Even more impressive is Netflix's use of data analytics in developing new, original content. For example, when the U.S. rights to the British political thriller House of Cards were available, Netflix was able to use its vast array of consumer data to determine the number of subscribers who were likely to watch an Americanized version of the political drama. It could then see that many of those likely viewers also enjoyed movies directed by David Fincher, such as The Social Network. Many of those same people were also self-identified Kevin Spacey fans based on their viewing patterns. Netflix knew what type of TV shows and movies engaged those audiences and which types of content tended to bore them.

So by the time Netflix had invested millions of dollars to acquire the rights to House of Cards and develop a U.S. version, with Fincher as Executive Producer and Spacey the star, it already had a pretty good idea that the show would resonate with its subscribers. Beyond that, the Company knew to whom it should promote the new show and had a pretty good idea what content in trailers or descriptions of the show would best resonate with specific types of subscribers. The end result helped change the face of television in the United States, and added to Netflix's incredible business performance.

Now none of this is to say that a machine or algorithm could produce a show as good as House of Cards or, alone, predict its success. Of course, the fact that an amazing director and an incredibly talented cast came together with a great concept and a well-written script had a lot to do with the show's success. And, without a doubt, there is still a significant amount of gut feel necessary to pick and produce successful shows and movies. The fact that Netflix could use data and analytics, though, to measure and predict what would resonate with its subscribers removed a tremendous amount of risk from the very high cost investment of green-lighting a new show. And the fact that Netflix could use data to market the show to its own user base, precisely targeting the people most likely to engage with the new show, meant that the marketing dollars to launch the new show were far more efficiently and effectively spent than is often the case in Hollywood.

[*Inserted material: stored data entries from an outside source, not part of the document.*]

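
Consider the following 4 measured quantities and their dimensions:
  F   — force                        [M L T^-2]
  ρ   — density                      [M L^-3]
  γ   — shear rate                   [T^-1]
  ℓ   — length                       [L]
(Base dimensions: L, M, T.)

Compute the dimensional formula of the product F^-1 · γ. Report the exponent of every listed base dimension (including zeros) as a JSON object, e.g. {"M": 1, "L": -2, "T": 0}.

Dimensional matrix (L×M×T by F×ρ×γ×ℓ):
  L: [ 1 -3  0  1]
  M: [ 1  1  0  0]
  T: [-2  0 -1  0]
  [L]: (-1)·1+(1)·0 = -1
  [M]: (-1)·1+(1)·0 = -1
  [T]: (-1)·-2+(1)·-1 = 1
⇒ L^-1 M^-1 T

{"L": -1, "M": -1, "T": 1}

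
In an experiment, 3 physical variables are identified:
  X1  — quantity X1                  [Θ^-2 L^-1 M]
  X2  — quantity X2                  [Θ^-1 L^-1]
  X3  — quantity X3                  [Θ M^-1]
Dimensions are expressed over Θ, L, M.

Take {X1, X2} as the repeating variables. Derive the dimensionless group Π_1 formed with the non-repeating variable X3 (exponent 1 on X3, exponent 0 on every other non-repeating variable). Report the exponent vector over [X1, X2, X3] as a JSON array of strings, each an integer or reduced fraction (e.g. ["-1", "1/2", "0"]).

["1", "-1", "1"]

Exponent matrix [Θ,L,M] × [X1,X2,X3]:
  Θ: [-2 -1  1]
  L: [-1 -1  0]
  M: [ 1  0 -1]
Row reduction gives pivot columns X1,X2; rank = 2
Repeat: X1,X2; free: X3
RREF:
  r0: [   1    0   -1]
  r1: [   0    1    1]
  r2: [   0    0    0]
Fix exponent of X3 at 1; solve each RREF row for its pivot's exponent:
  r0: exp(X1) + (-1)·1 = 0 ⇒ exp(X1) = 1
  r1: exp(X2) + (1)·1 = 0 ⇒ exp(X2) = -1
Π_1 = X1 · X2^-1 · X3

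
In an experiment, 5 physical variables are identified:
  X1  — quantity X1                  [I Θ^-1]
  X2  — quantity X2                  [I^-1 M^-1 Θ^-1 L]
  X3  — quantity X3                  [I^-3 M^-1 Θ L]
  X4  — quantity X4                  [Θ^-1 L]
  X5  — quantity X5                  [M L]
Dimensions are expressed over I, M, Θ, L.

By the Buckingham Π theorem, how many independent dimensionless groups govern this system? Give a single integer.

2

Write exponents as rows I,M,Θ,L / cols X1,X2,X3,X4,X5:
  I: [ 1 -1 -3  0  0]
  M: [ 0 -1 -1  0  1]
  Θ: [-1 -1  1 -1  0]
  L: [ 0  1  1  1  1]
Row reduction gives pivot columns X1,X2,X4; rank = 3
n=5, r=3 ⇒ 2 dimensionless groups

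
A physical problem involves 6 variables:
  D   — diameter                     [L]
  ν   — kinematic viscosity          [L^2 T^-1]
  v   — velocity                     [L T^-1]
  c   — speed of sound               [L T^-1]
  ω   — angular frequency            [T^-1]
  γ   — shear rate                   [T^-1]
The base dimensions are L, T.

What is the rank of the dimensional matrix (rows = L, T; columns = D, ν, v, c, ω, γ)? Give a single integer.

Exponent matrix [L,T] × [D,ν,v,c,ω,γ]:
  L: [ 1  2  1  1  0  0]
  T: [ 0 -1 -1 -1 -1 -1]
RREF → pivots at {D,ν} ⇒ r = 2

2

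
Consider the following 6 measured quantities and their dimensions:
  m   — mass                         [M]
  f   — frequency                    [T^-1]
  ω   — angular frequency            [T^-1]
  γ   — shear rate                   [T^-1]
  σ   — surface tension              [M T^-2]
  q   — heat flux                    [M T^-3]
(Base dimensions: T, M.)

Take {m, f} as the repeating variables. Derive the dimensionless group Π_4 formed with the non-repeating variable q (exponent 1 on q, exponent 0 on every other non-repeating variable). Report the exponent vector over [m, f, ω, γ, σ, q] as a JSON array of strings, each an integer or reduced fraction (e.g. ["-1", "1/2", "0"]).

Write exponents as rows T,M / cols m,f,ω,γ,σ,q:
  T: [ 0 -1 -1 -1 -2 -3]
  M: [ 1  0  0  0  1  1]
Echelon form has 2 nonzero rows (pivots: m,f)
Pivot set = {m,f}, free = {ω,γ,σ,q}
RREF:
  r0: [   1    0    0    0    1    1]
  r1: [   0    1    1    1    2    3]
Fix exponent of q at 1, ω at 0, γ at 0, σ at 0; solve each RREF row for its pivot's exponent:
  r0: exp(m) + (1)·1 = 0 ⇒ exp(m) = -1
  r1: exp(f) + (3)·1 = 0 ⇒ exp(f) = -3
Π_4 = m^-1 · f^-3 · q

["-1", "-3", "0", "0", "0", "1"]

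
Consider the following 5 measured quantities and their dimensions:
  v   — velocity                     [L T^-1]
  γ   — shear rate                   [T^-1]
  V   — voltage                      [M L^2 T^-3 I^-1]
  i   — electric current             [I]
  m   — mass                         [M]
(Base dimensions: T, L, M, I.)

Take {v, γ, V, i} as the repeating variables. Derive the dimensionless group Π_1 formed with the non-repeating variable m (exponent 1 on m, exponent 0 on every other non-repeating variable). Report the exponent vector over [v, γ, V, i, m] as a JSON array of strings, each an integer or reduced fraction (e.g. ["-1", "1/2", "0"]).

Exponent matrix [T,L,M,I] × [v,γ,V,i,m]:
  T: [-1 -1 -3  0  0]
  L: [ 1  0  2  0  0]
  M: [ 0  0  1  0  1]
  I: [ 0  0 -1  1  0]
RREF → pivots at {v,γ,V,i} ⇒ r = 4
Pivot set = {v,γ,V,i}, free = {m}
RREF:
  r0: [   1    0    0    0   -2]
  r1: [   0    1    0    0   -1]
  r2: [   0    0    1    0    1]
  r3: [   0    0    0    1    1]
Fix exponent of m at 1; solve each RREF row for its pivot's exponent:
  r0: exp(v) + (-2)·1 = 0 ⇒ exp(v) = 2
  r1: exp(γ) + (-1)·1 = 0 ⇒ exp(γ) = 1
  r2: exp(V) + (1)·1 = 0 ⇒ exp(V) = -1
  r3: exp(i) + (1)·1 = 0 ⇒ exp(i) = -1
Π_1 = v^2 · γ · V^-1 · i^-1 · m

["2", "1", "-1", "-1", "1"]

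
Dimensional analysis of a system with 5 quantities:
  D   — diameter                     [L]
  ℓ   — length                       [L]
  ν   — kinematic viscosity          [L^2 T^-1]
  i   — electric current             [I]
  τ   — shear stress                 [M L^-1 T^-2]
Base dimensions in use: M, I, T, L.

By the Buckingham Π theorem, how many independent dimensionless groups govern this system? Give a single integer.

1

Exponent matrix [M,I,T,L] × [D,ℓ,ν,i,τ]:
  M: [ 0  0  0  0  1]
  I: [ 0  0  0  1  0]
  T: [ 0  0 -1  0 -2]
  L: [ 1  1  2  0 -1]
Echelon form has 4 nonzero rows (pivots: D,ν,i,τ)
Π count = n − r = 5 − 4 = 1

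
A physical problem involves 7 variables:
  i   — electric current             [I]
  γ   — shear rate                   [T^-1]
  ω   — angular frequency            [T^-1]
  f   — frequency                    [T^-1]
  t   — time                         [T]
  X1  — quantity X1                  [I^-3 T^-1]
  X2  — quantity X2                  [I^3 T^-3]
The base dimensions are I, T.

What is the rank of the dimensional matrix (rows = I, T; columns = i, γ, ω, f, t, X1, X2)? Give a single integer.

2

Write exponents as rows I,T / cols i,γ,ω,f,t,X1,X2:
  I: [ 1  0  0  0  0 -3  3]
  T: [ 0 -1 -1 -1  1 -1 -3]
Echelon form has 2 nonzero rows (pivots: i,γ)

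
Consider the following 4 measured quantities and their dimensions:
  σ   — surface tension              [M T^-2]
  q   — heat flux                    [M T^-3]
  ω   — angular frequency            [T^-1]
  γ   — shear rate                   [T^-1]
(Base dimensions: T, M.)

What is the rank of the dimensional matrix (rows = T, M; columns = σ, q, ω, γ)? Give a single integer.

2

Write exponents as rows T,M / cols σ,q,ω,γ:
  T: [-2 -3 -1 -1]
  M: [ 1  1  0  0]
RREF → pivots at {σ,q} ⇒ r = 2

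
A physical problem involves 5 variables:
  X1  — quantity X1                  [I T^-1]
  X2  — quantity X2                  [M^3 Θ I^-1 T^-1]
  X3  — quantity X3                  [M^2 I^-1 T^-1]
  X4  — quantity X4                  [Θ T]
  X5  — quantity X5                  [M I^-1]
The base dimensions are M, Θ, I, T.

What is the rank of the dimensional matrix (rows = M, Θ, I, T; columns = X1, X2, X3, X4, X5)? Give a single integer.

Write exponents as rows M,Θ,I,T / cols X1,X2,X3,X4,X5:
  M: [ 0  3  2  0  1]
  Θ: [ 0  1  0  1  0]
  I: [ 1 -1 -1  0 -1]
  T: [-1 -1 -1  1  0]
Row reduction gives pivot columns X1,X2,X3; rank = 3

3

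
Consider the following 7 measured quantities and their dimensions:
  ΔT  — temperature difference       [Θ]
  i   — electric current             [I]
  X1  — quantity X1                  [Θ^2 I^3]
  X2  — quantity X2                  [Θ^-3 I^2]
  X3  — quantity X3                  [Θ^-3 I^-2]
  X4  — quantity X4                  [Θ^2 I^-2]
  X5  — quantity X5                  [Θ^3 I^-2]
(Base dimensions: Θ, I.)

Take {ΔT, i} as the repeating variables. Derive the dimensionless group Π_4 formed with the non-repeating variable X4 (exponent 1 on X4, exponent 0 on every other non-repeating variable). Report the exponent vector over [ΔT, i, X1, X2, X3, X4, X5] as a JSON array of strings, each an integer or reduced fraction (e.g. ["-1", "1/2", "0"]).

Write exponents as rows Θ,I / cols ΔT,i,X1,X2,X3,X4,X5:
  Θ: [ 1  0  2 -3 -3  2  3]
  I: [ 0  1  3  2 -2 -2 -2]
Row reduction gives pivot columns ΔT,i; rank = 2
Repeat: ΔT,i; free: X1,X2,X3,X4,X5
RREF:
  r0: [   1    0    2   -3   -3    2    3]
  r1: [   0    1    3    2   -2   -2   -2]
Fix exponent of X4 at 1, X1 at 0, X2 at 0, X3 at 0, X5 at 0; solve each RREF row for its pivot's exponent:
  r0: exp(ΔT) + (2)·1 = 0 ⇒ exp(ΔT) = -2
  r1: exp(i) + (-2)·1 = 0 ⇒ exp(i) = 2
Π_4 = ΔT^-2 · i^2 · X4

["-2", "2", "0", "0", "0", "1", "0"]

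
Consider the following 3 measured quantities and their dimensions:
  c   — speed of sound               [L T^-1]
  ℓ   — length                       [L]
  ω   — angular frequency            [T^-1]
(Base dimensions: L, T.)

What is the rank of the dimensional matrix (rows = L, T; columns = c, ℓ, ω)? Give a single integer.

Write exponents as rows L,T / cols c,ℓ,ω:
  L: [ 1  1  0]
  T: [-1  0 -1]
Echelon form has 2 nonzero rows (pivots: c,ℓ)

2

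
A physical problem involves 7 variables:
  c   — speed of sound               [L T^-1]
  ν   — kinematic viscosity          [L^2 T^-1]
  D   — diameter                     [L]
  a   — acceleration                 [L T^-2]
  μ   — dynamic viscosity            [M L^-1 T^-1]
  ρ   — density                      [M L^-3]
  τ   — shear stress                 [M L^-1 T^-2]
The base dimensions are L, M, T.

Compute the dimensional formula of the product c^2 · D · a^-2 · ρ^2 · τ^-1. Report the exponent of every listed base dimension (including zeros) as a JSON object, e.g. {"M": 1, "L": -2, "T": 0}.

{"L": -4, "M": 1, "T": 4}

Dimensional matrix (L×M×T by c×ν×D×a×μ×ρ×τ):
  L: [ 1  2  1  1 -1 -3 -1]
  M: [ 0  0  0  0  1  1  1]
  T: [-1 -1  0 -2 -1  0 -2]
  [L]: (2)·1+(1)·1+(-2)·1+(2)·-3+(-1)·-1 = -4
  [M]: (2)·0+(1)·0+(-2)·0+(2)·1+(-1)·1 = 1
  [T]: (2)·-1+(1)·0+(-2)·-2+(2)·0+(-1)·-2 = 4
⇒ L^-4 M T^4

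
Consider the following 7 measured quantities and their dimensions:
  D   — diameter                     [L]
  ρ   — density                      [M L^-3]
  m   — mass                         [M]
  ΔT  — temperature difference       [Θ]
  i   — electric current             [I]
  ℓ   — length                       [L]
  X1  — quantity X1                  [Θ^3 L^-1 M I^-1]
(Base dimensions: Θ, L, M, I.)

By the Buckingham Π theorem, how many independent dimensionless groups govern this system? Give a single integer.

Dimensional matrix (Θ×L×M×I by D×ρ×m×ΔT×i×ℓ×X1):
  Θ: [ 0  0  0  1  0  0  3]
  L: [ 1 -3  0  0  0  1 -1]
  M: [ 0  1  1  0  0  0  1]
  I: [ 0  0  0  0  1  0 -1]
RREF → pivots at {D,ρ,ΔT,i} ⇒ r = 4
n=7, r=4 ⇒ 3 dimensionless groups

3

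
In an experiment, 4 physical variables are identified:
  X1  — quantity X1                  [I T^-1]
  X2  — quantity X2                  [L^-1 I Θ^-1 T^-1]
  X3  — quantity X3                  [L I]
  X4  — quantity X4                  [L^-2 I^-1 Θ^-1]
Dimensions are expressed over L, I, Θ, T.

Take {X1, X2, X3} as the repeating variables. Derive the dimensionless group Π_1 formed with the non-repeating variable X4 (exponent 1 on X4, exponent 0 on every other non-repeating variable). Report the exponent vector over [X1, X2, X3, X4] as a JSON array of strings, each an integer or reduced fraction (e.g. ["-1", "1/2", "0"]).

Dimensional matrix (L×I×Θ×T by X1×X2×X3×X4):
  L: [ 0 -1  1 -2]
  I: [ 1  1  1 -1]
  Θ: [ 0 -1  0 -1]
  T: [-1 -1  0  0]
Row reduction gives pivot columns X1,X2,X3; rank = 3
Repeat: X1,X2,X3; free: X4
RREF:
  r0: [   1    0    0   -1]
  r1: [   0    1    0    1]
  r2: [   0    0    1   -1]
  r3: [   0    0    0    0]
Fix exponent of X4 at 1; solve each RREF row for its pivot's exponent:
  r0: exp(X1) + (-1)·1 = 0 ⇒ exp(X1) = 1
  r1: exp(X2) + (1)·1 = 0 ⇒ exp(X2) = -1
  r2: exp(X3) + (-1)·1 = 0 ⇒ exp(X3) = 1
Π_1 = X1 · X2^-1 · X3 · X4

["1", "-1", "1", "1"]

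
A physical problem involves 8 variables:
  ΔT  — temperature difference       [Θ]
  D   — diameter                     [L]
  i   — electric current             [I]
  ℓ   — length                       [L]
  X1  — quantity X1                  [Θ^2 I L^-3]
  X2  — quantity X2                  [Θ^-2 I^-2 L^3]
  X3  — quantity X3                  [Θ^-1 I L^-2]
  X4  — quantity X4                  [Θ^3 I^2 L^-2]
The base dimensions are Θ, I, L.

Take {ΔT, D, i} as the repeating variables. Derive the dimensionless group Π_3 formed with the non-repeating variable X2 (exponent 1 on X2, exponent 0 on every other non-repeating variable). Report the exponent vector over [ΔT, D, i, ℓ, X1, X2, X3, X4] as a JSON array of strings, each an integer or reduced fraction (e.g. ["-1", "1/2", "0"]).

Dimensional matrix (Θ×I×L by ΔT×D×i×ℓ×X1×X2×X3×X4):
  Θ: [ 1  0  0  0  2 -2 -1  3]
  I: [ 0  0  1  0  1 -2  1  2]
  L: [ 0  1  0  1 -3  3 -2 -2]
Row reduction gives pivot columns ΔT,D,i; rank = 3
Repeat: ΔT,D,i; free: ℓ,X1,X2,X3,X4
RREF:
  r0: [   1    0    0    0    2   -2   -1    3]
  r1: [   0    1    0    1   -3    3   -2   -2]
  r2: [   0    0    1    0    1   -2    1    2]
Fix exponent of X2 at 1, ℓ at 0, X1 at 0, X3 at 0, X4 at 0; solve each RREF row for its pivot's exponent:
  r0: exp(ΔT) + (-2)·1 = 0 ⇒ exp(ΔT) = 2
  r1: exp(D) + (3)·1 = 0 ⇒ exp(D) = -3
  r2: exp(i) + (-2)·1 = 0 ⇒ exp(i) = 2
Π_3 = ΔT^2 · D^-3 · i^2 · X2

["2", "-3", "2", "0", "0", "1", "0", "0"]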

Netflix isn't the only studio using big data to shape the content we view. Amazon, for example, is using the same data analytics capabilities it uses in its retail businesses to help it better create and market premium content to its Prime Video subscribers. Even many traditional studios are using more sophisticated analytics to develop and market movies and some TV shows. The wave of big data analytics is absolutely beginning to come to Hollywood.

We are, though, only in the early innings of this data-driven approach to content production, marketing and distribution. I expect to see a continued acceleration of the use of data analytics and technology in the content creation and distribution world in the coming months and years as more media companies, traditional and cutting edge, embrace the use of big data. Hollywood, after all, is the place that took an esoteric book about the use of big data and advanced analytics in Major League Baseball and turned it into a highly entertaining, Oscar-nominated movie, Moneyball.